这是一个美国的Python机器学习代写Exercise
1 Non-negative matrix factorization
Setup
First load the dataset and import scikit-learn’s decomposition module:
import math
import matplotlib . pyplot as plt
import numpy as np
from sklearn . datasets import load_digits
from sklearn import decomposition
digits = load_digits ()
X = digits [” data ” ]/255.
Y = digits [” target “]
1.1 Comparison of scikit-learn’s NMF with SVD (6 Points)
Use the decomposition module to compare non-negative matrix factorization (NMF) with singular
value decomposition (SVD, np.linalg.svd) on the digits dataset where the methods factorize X
(the matrix of flattened digit images) in the following way:
X = Z · H (NMF) (1)
X = U · S · VT (SVD) (2)
X; Z; H 2 R≥0. If X 2 RN ≥0×D and your number of latent components is M then Z 2 RN ≥0×M and H 2 RM×D≥0 . Run SVD with full rank and then select the 6 rows from VT corresponding to the largest singular values. Use at least 10 components for NMF. Note that you must use centered data for SVD (but not for NMF, of course) and add the mean back to the basis vectors. Reshape the selected basis vectors from H and VT into 2D images and plot them. One can interpret these images as a basis for the vector space spaned by the digit dataset. Compare the bases resulting from SVD and NMF and comment on interesting obervations.

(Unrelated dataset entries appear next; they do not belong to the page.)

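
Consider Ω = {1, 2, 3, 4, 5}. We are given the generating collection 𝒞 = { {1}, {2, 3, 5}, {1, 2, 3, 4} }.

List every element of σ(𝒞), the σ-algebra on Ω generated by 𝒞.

Take S₀ = 𝒞 ∪ {∅, Ω} = { {}, {1}, {2, 3, 5}, {1, 2, 3, 4}, Ω }.
Round 1. New:
  {5}  = complement {1, 2, 3, 4}
  {1, 4}  = complement {2, 3, 5}
  {1, 2, 3, 5}  = {2, 3, 5} ∪ {1}
  {2, 3, 4, 5}  = complement {1}
  [9 total]
Round 2: 3 new —
  {4}  = complement {1, 2, 3, 5}
  {1, 5}  = {5} ∪ {1}
  {1, 4, 5}  = {5} ∪ {1, 4}
  [12 total]
Round 3 (3 new):
  {2, 3}  = complement {1, 4, 5}
  {4, 5}  = {4} ∪ {5}
  {2, 3, 4}  = complement {1, 5}
  [15 total]
Round 4 adds 1:
  {1, 2, 3}  = complement {4, 5}
  [16 total]
Round 5: already closed under ᶜ and ∪.

σ(𝒞) = { {}, {1}, {4}, {5}, {1, 4}, {1, 5}, {2, 3}, {4, 5}, {1, 2, 3}, {1, 4, 5}, {2, 3, 4}, {2, 3, 5}, {1, 2, 3, 4}, {1, 2, 3, 5}, {2, 3, 4, 5}, Ω }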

1.2 Implementation (8 Points)
We learned in the lecture that the NMF can be found by alternating updates of the form
Numerators and denominators of the fractions are matrix multiplications, whereas the divisions and multiplicative updates must be executed element-wise. Implement a function non_negative(data,num_components) that calculates a non-negative matrix factorization with these updates, when re num_components is the desired number of features M after decomposition. Initialize Z0 and H0 positively, e.g by taking the absolute value of standard normal random variables (RV) with np.random.randn. Iterate until reasonable convergence, e.g. for t = 1000 steps. Note that you might have to ensure numerical stability by avoiding division by zero. You can achieve this by clip ping denominators at a small positive value with np.clip. Run your code on the digits data, plot the resulting basis vectors and compare with the NMF results from scikit-learn (results should be similar). Can you confirm that the squared loss kX − Zt · Htk2 2 is non-increasing as a function of t?

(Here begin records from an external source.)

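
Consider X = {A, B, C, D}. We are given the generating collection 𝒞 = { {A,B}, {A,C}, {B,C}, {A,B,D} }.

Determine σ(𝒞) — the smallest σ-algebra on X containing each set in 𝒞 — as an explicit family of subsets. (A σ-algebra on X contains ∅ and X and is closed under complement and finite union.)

Answer: σ(𝒞) = { ∅, {A}, {B}, {C}, {D}, {A,B}, {A,C}, {A,D}, {B,C}, {B,D}, {C,D}, {A,B,C}, {A,B,D}, {A,C,D}, {B,C,D}, X }

Check:
Initial family (6 sets): { ∅, {A,B}, {A,C}, {B,C}, {A,B,D}, X }.
Step 1: 5 new —
  {C}  = {A,B,D}ᶜ
  {A,D}  = {B,C}ᶜ
  {B,D}  = {A,C}ᶜ
  {C,D}  = {A,B}ᶜ
  {A,B,C}  = {B,C} ∪ {A,B}
  [11 total]
Step 2 adds 3:
  {D}  = {A,B,C}ᶜ
  {A,C,D}  = {C,D} ∪ {A,D}
  {B,C,D}  = {C,D} ∪ {B,C}
  [14 total]
Step 3. New:
  {A}  = {B,C,D}ᶜ
  {B}  = {A,C,D}ᶜ
  [16 total]
Step 4: no new sets; the family is a σ-algebra.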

2 Recommender system (12 Points)
Use your code to implement a recommendation system. We will use the movielens-100k dataset with pandas, which you can download as an “external link” on MaMPF.
import pandas as pd # install pandas via conda
# column headers for the dataset
ratings_cols = [’user id ’,’movie id ’,’rating ’,’timestamp ’]
movies_cols = [’movie id ’,’movie title ’,’release date ’,
’video release date ’,’IMDb URL ’,’unknown ’,’Action ’,
’Adventure ’,’Animation ’,’Childrens ’,’Comedy ’,’Crime ’,
’ Documentary ’,’Drama ’,’Fantasy ’,’Film – Noir ’,’Horror ’,
’Musical ’,’Mystery ’,’Romance ’,’Sci -Fi ’,’Thriller ’,
’War ’ ,’Western ’]users_cols = [’user id ’,’age ’,’gender ’,’ occupation ’,
’zip code ’]
users = pd. read_csv (’ml -100 k/u. user ’, sep =’|’,
names = users_cols , encoding =’latin -1 ’)movies = pd. read_csv (’ml -100 k/u. item ’, sep =’|’,
names = movies_cols , encoding =’latin -1 ’)ratings = pd. read_csv (’ml -100 k/u. data ’, sep =’\t’,
names = ratings_cols , encoding =’latin -1 ’)# peek at the dataframes , if you like 🙂
users . head ()
movies . head ()
ratings . head ()# create a joint ratings dataframe for the matrix
fill_value = 0
rat_df = ratings . pivot ( index = ’user id ’,
columns =’movie id ’, values = ’rating ’). fillna ( fill_value )
rat_df . head ()
程序辅导定制C/C++/JAVA/安卓/PYTHON/留学生/PHP/APP开发/MATLAB

本网站支持 Alipay WeChatPay PayPal等支付方式
E-mail: vipdue@outlook.com 微信号:vipnxx
如果您使用手机请先保存二维码,微信识别。如果用电脑,直接掏出手机果断扫描。